I recently had cause to buy a new pull-out bin to fit inside a cupboard in my kitchen.

Not a very scintillating purchase and one that I thought (hoped) would be a quick one.  Bear with me, there is a point…..

As I opened up a website, I was faced with 48 different options and before I knew it over an hour had passed and I still hadn’t chosen ‘the one’.  Who knew that such variety in bins even existed?  “Just pick one” muttered my partner – but it was late in the evening and I was stuck in bin choice paralysis.  How did life get this exciting?

A few days later, I happened to comment to him how I prefer to shop at our local mini supermarket rather than go to the bigger one.  He looked at me slightly quizzically.  I tried to explain, “It’s so much easier when there are just 1 or 2 choices for each item”.
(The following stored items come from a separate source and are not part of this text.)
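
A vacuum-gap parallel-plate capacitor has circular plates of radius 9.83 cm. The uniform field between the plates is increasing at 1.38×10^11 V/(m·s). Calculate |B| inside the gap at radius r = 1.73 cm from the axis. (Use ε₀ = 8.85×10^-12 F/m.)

1.33×10^-8 T

Total displacement current: I_d = ε₀(πR²)(dE/dt) = (8.85×10^-12)(0.03036)(1.38×10^11) = 0.03708 A.
An Ampèrian loop of radius r encloses a fraction (r/R)² of I_d. Then B·2πr = μ₀ I_d (r/R)², giving B = μ₀ I_d r/(2πR²) = 1.33×10^-8 T.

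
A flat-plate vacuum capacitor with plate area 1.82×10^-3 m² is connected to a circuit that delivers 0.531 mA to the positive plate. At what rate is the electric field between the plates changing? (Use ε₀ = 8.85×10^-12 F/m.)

By continuity, I_d in the gap equals the 0.531 mA flowing in the wire.
Since I_d = ε₀ A dE/dt, dE/dt = I_d/(ε₀A) = (5.31×10^-4)/((8.85×10^-12)(1.82×10^-3)) = 3.30×10^10 V/(m·s).

3.30×10^10 V/(m·s)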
I hadn’t realised I felt this way until that moment.  Normally I love having choice – being able to have something just as I like it is one of life’s pleasures.  And I’m not the only one.  From food to gadgets to fashion and more, the consumer world has gone mad for enabling customers to personalise everything and choose just the right combination, flavour, colour, function or style for them.
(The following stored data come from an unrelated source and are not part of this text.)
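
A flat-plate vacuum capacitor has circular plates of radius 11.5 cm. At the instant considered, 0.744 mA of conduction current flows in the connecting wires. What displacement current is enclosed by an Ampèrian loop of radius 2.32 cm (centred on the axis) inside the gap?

3.03×10^-5 A

By continuity the displacement current in the gap matches the conduction current: I_d = 7.44×10^-4 A.
Through an area πr² the displacement current is I_d·(πr²/πR²) = I_d (r/R)² = 3.03×10^-5 A.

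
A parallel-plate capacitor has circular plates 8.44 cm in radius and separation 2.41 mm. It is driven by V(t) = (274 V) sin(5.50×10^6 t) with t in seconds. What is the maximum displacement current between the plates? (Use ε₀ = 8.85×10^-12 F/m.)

0.124 A

C = ε₀A/d = (8.85×10^-12)(0.02238)/(2.41×10^-3) = 8.218×10^-11 F; ω = 5.50×10^6 rad/s.
I_d = C dV/dt, so |I_d|_max = C V₀ ω = (8.218×10^-11)(274)(5.50×10^6) = 0.124 A.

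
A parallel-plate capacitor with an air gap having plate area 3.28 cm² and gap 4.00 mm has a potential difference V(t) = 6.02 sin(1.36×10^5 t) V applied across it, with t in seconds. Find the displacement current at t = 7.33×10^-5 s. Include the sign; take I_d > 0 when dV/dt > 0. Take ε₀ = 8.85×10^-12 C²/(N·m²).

dV/dt = (6.02)(1.36×10^5)·cos(9.9688) = -7.005×10^5 V/s.
I_d = C dV/dt with C = ε₀A/d = (8.85×10^-12)(3.28×10^-4)/(4.00×10^-3) = 7.257×10^-13 F, so I_d = (7.257×10^-13)(-7.005×10^5) = -5.08×10^-7 A.

-5.08×10^-7 A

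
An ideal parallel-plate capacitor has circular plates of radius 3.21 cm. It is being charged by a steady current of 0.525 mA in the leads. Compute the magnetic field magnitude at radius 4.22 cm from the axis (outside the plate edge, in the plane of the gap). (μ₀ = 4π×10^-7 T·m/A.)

No conduction current crosses the gap, so I_d there equals the 5.25×10^-4 A in the leads.
Outside the plates the loop encloses all of I_d, so B·2πr = μ₀ I_d and B = 2.49×10^-9 T.

2.49×10^-9 T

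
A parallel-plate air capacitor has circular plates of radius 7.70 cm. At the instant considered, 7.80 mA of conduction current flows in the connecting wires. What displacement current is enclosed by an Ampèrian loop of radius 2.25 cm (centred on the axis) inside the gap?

6.66×10^-4 A

By continuity the displacement current in the gap matches the conduction current: I_d = 7.80×10^-3 A.
The field is uniform, so I_d,enc = I_d (r/R)² = (7.80×10^-3)(2.25/7.70)² = 6.66×10^-4 A.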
Thinking more widely, having choices and options in life are of immense value, perhaps more than we can possibly imagine.   To have choice in life is to have freedom.  Having freedom gives us the ability to decide what we do, who we do it with, how we do it and when we want to do something different.

But here’s the thing:  sometimes having too much choice can be totally overwhelming.
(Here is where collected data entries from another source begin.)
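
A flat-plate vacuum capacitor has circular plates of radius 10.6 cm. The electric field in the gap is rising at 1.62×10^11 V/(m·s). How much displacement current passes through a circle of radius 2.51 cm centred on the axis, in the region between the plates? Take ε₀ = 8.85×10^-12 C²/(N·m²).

I_d = ε₀ dΦ_E/dt = ε₀ πR² (dE/dt) = (8.85×10^-12)(0.03530)(1.62×10^11) = 0.05061 A through the full plate area.
Through an area πr² the displacement current is I_d·(πr²/πR²) = I_d (r/R)² = 2.84×10^-3 A.

2.84×10^-3 A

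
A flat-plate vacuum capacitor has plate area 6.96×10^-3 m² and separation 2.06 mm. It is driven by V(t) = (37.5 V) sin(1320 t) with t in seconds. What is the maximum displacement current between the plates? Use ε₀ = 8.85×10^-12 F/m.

(dE/dt)_max = V₀ω/d = 2.403×10^7 V/(m·s); ω = 1320 rad/s.
I_d,max = ε₀ A (dE/dt)_max = (8.85×10^-12)(6.96×10^-3)(2.403×10^7) = 1.48×10^-6 A.

1.48×10^-6 A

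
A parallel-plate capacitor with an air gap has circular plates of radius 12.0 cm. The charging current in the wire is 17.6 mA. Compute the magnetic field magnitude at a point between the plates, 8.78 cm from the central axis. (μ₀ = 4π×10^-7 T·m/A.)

No conduction current crosses the gap, so I_d there equals the 0.0176 A in the leads.
An Ampèrian loop of radius r encloses a fraction (r/R)² of I_d. Then B·2πr = μ₀ I_d (r/R)², giving B = μ₀ I_d r/(2πR²) = 2.15×10^-8 T.

2.15×10^-8 T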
I often speak with clients who are longing for a change in their working life but flounder at the first question that pops into their head: ‘what do I want to do?’  The question is too broad – they feel blinded by the endless possibilities or perhaps that there is no choice at all and they are bound to remain stuck for the rest of their career.

Unless you are very clear about your goal, you first need to work out what really makes you tick, what you’re good at and what gives you purpose – and what might you be prepared to give up in to order to realise your goal.

This means asking some much more focused questions, chunking things up to see the bigger picture and chunking things down to consider the detailed reality.  In a sense, it’s about ‘trying on’ the options to see what fits you.  Having this insight is like putting on your glasses when previously everything was blurry – it gives clarity to the ideas and choices in front of you, better equipping you to decide ‘which one will best enable me to live the life I want, for myself and others?’

Making decisions can be hard – they are often multi-dimensional.  But without doubt, having choice is a blessing, and asking the right questions helps you to make the most of it.